We don't know if they'll want back solid but fragile left tackle
Branden Albert, or if they will move Laremy Tunsil to that position and get a left guard they can count on for years.
We don't know how the Dolphins will line up the draft and free agency to rebuild the defense, only that every position group within it needs help. We don't know what the market will be for receiver Kenny Stills and don't know if Gase can recruit his old Chicago tight end, Martellus Bennett, out of New England.
You know this, though: Jarvis Landry needs to be re-signed this offseason. That's near the top of the to-do list. Landry, who can become a free agent after next season, is exactly the kind of player Gase wants — young, talented and with an "alpha male" quality the coach mentioned again Wednesday.
The Dolphins have let talent walk out the door for years. Some of that was former coach Joe Philbin not liking these alpha males. Some of that was price, like
Lamar Miller's $26-million contract from Houston. That's more than most teams budget for running backs.
Then there was defensive end
Olivier Vernon. The second-guess isn't if the Dolphins should have paid him $85 million like Giants did last winter. It's why they didn't sign him up for less the year before he hit free agency.
That's where Landry sits now. That's on the desk of Tannenbaum and Grier as they go through the first step of measuring their own players.
"We're going to take the next couple of weeks to thoroughly evaluate our roster, and that'll help set our game plan moving forward," Tannenbaum said.
The Dolphins made some good moves last offseason. They hit and missed in free agency, as every team does, and got some production from their draft class. The best move, everyone agreed, was hiring Gase.
"From the beginning, we told you that when we hired Adam, we said you just had to be around him," Grier said. "Everyone talks about that 'it' factor. You just couldn't describe it. I think that transpired on the field."
That's how it was at a news conference on Wednesday, just as it was all season, Tannenbaum and Grier giving Gase credit for the job this year.
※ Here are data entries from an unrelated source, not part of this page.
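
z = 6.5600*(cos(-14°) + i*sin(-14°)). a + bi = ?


a = 6.5600*cos(-14°) = 6.5600*0.970296 = 6.3651
b = 6.5600*sin(-14°) = 6.5600*(-0.24192) = -1.5870

6.3651 - 1.5870i


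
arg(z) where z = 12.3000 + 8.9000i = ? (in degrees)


Re = 12.3, Im = 8.9
arg = atan2(8.9, 12.3) = 35.8886 degrees

arg(z) = 35.8886 degrees


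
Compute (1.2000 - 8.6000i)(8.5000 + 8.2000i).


Real = 1.2*8.5 - (-8.6)*8.2 = 10.2 - (-70.52) = 80.72
Imag = 1.2*8.2 + 8.5*(-8.6) = 9.84 - (73.1) = -63.26

80.7200 - 63.2600i


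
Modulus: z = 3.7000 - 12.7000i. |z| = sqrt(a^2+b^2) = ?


|z| = sqrt(3.7^2 + (-12.7)^2) = sqrt(13.69 + 161.29) = sqrt(174.98) = 13.2280

|z| = 13.2280


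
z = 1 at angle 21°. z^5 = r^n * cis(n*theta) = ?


r^5 = 1^5 = 1
n*theta = 5*21° = 105° = 105° (mod 360)
a = 1*cos(105°) = -0.2588
b = 1*sin(105°) = 0.9659

1 cis(105°) = -0.2588 + 0.9659i


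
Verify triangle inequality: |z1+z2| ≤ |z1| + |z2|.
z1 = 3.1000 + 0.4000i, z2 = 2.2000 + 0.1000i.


|z1| = sqrt(3.1^2 + 0.4^2) = sqrt(9.77) = 3.1257
|z2| = sqrt(2.2^2 + 0.1^2) = sqrt(4.85) = 2.2023
z1+z2 = 5.3000 + 0.5000i
|z1+z2| = sqrt(28.34) = 5.3235
|z1|+|z2| = 3.1257 + 2.2023 = 5.3280

|z1+z2| = 5.3235 ≤ |z1|+|z2| = 5.3280 (verified)


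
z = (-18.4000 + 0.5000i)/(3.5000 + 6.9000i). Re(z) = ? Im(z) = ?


Multiply by conjugate: (-18.4000 + 0.5000i)(3.5000 - 6.9000i) / (3.5^2 + 6.9^2)
Numerator real = -18.4*3.5 + 0.5*6.9 = -60.95
Numerator imag = 0.5*3.5 - (-18.4)*6.9 = 128.71
Denominator = 59.86
Re(z) = -60.95/59.86 = -1.0182
Im(z) = 128.71/59.86 = 2.1502

Re(z) = -1.0182, Im(z) = 2.1502


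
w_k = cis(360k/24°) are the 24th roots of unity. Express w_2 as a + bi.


Angle = 360*2/24 = 30°
a = cos(30°) = 0.8660
b = sin(30°) = 0.5000

0.8660 + 0.5000i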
And Gase giving them credit back for how they worked together.
That's how it's always supposed to happen in sports. The Dolphins, of all teams, know that hasn't been the case in a while. That tells one fundamental problem has been solved. Now onto the others. Like the defense.
Gase made the Dolphins a team to watch again this year. Coaching matters in building good seasons. But finding players always matters more in building champions. Time for Tannebaum and Grier to deliver some sustainability.